DAS FALSCHE ENDE


 Musiker spielen entsetzt auf. In die Instrumente ist Nebel eingedrungen und
kein Ton hört den anderen.
Muss jetzt Mozart abtreten? Endgültig?  Wer hätte das je gedacht! Viele
meinen schon seit geraumer Zeit:
Es ist Zeit, dass die Welt aufhört. Gutes soll man verbessern, Schlechtes
aber wegwerfen. Die Kanzler aller
Länder beruhigen: Die Versorgung mit TV ist auf jeden Fall gesichert. Amerika
wirft nur mehr Korn in die
Flinte. In Peking versammelt sich der Parteivorsitzende zu seiner letzten
Versammlung. Hastig wird in
vergilbten Geschichtsbüchern nachgeblättert, wo und wann der entscheidende
Fehler passiert sein könnte.
Ein Historiker versteigt sich zur Behauptung, Napoleon sei an allem schuld...
 Nochmals: "Die Versorgung mit TV ist garantiert!". Theater, Kino, Gashähne
etc. sind jedoch zu
schließen.Die Stadt Wien ist undicht: Noch immer sickern Meldungen von Wein,
Weib und Gesang durch.
Das Ewigweibliche hat sich aber seit langem zurückgezogen. Männer nehmen
Sanostol. Verirrte Flüsse
finden ihr Bett nicht mehr. Auch der Goethe sollen ausgedient haben und nie
wieder kommen? Und
Schubert? Amseln stottern und Hunde bellen seitenverkehrt. Kühe im Wald.
Lebensmüde werden zum
Durchhalten aufgefordert. Vereinsamte flüstern sich zu: Ich liebe mich...ich
liebe mich... Viele tappen im
Hellen wie bislang nur im Dunklen. Heißt es Abschied nehmen? Toterschlossene
Gebirgsketten strahlen ein
seltsames Grün aus...oder ist es violett? Jahrhundertelang war es 5 vor 12.

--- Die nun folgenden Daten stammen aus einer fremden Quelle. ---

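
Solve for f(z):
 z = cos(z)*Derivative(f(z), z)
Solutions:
 f(z) = C1 + Integral(z/cos(z), z)


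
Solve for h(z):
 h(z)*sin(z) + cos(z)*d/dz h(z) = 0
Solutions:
 h(z) = C1*cos(z)


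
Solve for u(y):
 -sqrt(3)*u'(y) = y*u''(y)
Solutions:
 u(y) = C1 + C2*y^(1 - sqrt(3))


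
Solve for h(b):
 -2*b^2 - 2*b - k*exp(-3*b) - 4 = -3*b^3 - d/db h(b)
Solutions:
 h(b) = C1 - 3*b^4/4 + 2*b^3/3 + b^2 + 4*b - k*exp(-3*b)/3


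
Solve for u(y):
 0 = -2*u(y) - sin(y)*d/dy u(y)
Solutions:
 u(y) = C1*(cos(y) + 1)/(cos(y) - 1)


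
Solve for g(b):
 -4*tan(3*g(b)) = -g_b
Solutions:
 g(b) = -asin(C1*exp(12*b))/3 + pi/3
 g(b) = asin(C1*exp(12*b))/3


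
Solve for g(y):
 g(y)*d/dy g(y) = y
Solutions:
 g(y) = -sqrt(C1 + y^2)
 g(y) = sqrt(C1 + y^2)


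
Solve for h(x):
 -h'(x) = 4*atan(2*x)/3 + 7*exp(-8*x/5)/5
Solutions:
 h(x) = C1 - 4*x*atan(2*x)/3 + log(4*x^2 + 1)/3 + 7*exp(-8*x/5)/8


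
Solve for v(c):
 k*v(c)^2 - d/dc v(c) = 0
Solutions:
 v(c) = -1/(C1 + c*k)


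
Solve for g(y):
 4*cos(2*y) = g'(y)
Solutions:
 g(y) = C1 + 2*sin(2*y)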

Jetzt ist es Null vor 12. Einmal
musste es ja kommen. Und jetzt steht endgültig fest: Der Mensch ist das miese
link zwischen Gott, Tier und
Wasserstoff.
  Bis hin zur kleinsten Kapelle, haben die Kirchen weit geöffnet. Die
Menschen beten - ohne zu glauben -
irgend ein vergessenes Großvaterunser. Der Papst warnt: Gott operiert  o h n
e  Narkose! Die
Kirchenfürsten schließen sich an. Manch einer hat gar den Verstand verloren
und läuft nun in langen
Unterhosen ziellos durch die Straßen. Aber es ist wahrlich nicht zum Lachen:
In einer Kleinstadt fällt ein
kleines Kind in einen Brunnen. Nach kurzem Zögern belässt man es darin.

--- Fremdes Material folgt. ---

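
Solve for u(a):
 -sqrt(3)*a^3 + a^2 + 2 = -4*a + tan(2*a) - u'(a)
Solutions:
 u(a) = C1 + sqrt(3)*a^4/4 - a^3/3 - 2*a^2 - 2*a - log(cos(2*a))/2


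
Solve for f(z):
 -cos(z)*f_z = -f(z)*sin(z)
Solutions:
 f(z) = C1/cos(z)


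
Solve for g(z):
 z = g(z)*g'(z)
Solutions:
 g(z) = -sqrt(C1 + z^2)
 g(z) = sqrt(C1 + z^2)


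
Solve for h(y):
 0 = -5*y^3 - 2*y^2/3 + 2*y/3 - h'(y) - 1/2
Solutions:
 h(y) = C1 - 5*y^4/4 - 2*y^3/9 + y^2/3 - y/2


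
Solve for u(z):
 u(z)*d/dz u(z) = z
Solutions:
 u(z) = -sqrt(C1 + z^2)
 u(z) = sqrt(C1 + z^2)


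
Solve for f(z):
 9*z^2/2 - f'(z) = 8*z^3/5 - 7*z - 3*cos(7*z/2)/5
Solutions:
 f(z) = C1 - 2*z^4/5 + 3*z^3/2 + 7*z^2/2 + 6*sin(7*z/2)/35


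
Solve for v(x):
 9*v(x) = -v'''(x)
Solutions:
 v(x) = C3*exp(-3^(2/3)*x) + (C1*sin(3*3^(1/6)*x/2) + C2*cos(3*3^(1/6)*x/2))*exp(3^(2/3)*x/2)


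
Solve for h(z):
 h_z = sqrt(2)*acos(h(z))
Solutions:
 Integral(1/acos(_y), (_y, h(z))) = C1 + sqrt(2)*z


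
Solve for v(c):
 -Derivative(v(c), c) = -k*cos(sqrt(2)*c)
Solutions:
 v(c) = C1 + sqrt(2)*k*sin(sqrt(2)*c)/2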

Kaputte Glühbirnen werden nicht
mehr ausgetauscht, Morde noch schnell ausgeführt bzw. abgebrochen und
Bestellungen nicht mehr
entgegen genommen.
Handwerker lassen schon am Vormittag ihr Werkzeug fallen. Der Redner eines
Vortrags über die Zukunft
der heimischen Baustoffindustrie erntet schallendes Gelächter;  irgendein
Obmann versucht vergeblich eine
Art "Vollversammlung" einzuberufen. Autofahrer lassen ihre Fahrzeuge mitten
auf der Straße stehen. In
entlegenen Wüstenregionen gräbt niemand mehr nach Wasser. Freilich - einige
tun, als ginge sie das alles
nichts an und gießen wie eh und je Zimmerpflanzen. Die Meldung, dass die Pole
weiterhin schmelzen ist
uninteressant geworden. Uninteressant ist auch, ob irgendetwas irgendwo ein
paar Euro billiger zu
bekommen ist. In Kanada wird - völlig lächerlich und überflüssig - die
kommende Olympiade abgesagt. Das
Radio spielt unentwegt Musik zum Träumen. Das Fernsehen allerdings berichtet
von schwarzen
Ozonlöchern. Nach wie vor beruhigt ein sichtlich beunruhigter Kanzler: "Auch
wenn kein Stein auf dem
anderen bleibt: Die Versorgung mit Strom, TV  und Radio ist gesi... " Da!
Straßenbahnen bleiben stehen -  Lifte in den Häusern stecken -    
Schachbretter werden beiseite gelegt - Computer erstarren -
Rote Zahlen erblassen -
Ein Himmel so hell, dass die Sonne einen Schatten wirft -
Die Menschen erheben sich von den Plätzen -
Sonne, Mond und Sterne gehen auf ihre Plätze -
Achtung, fertig, los -
aber der Dirigent winkt ab.
Die Instrumente sind noch nicht richtig gestimmt.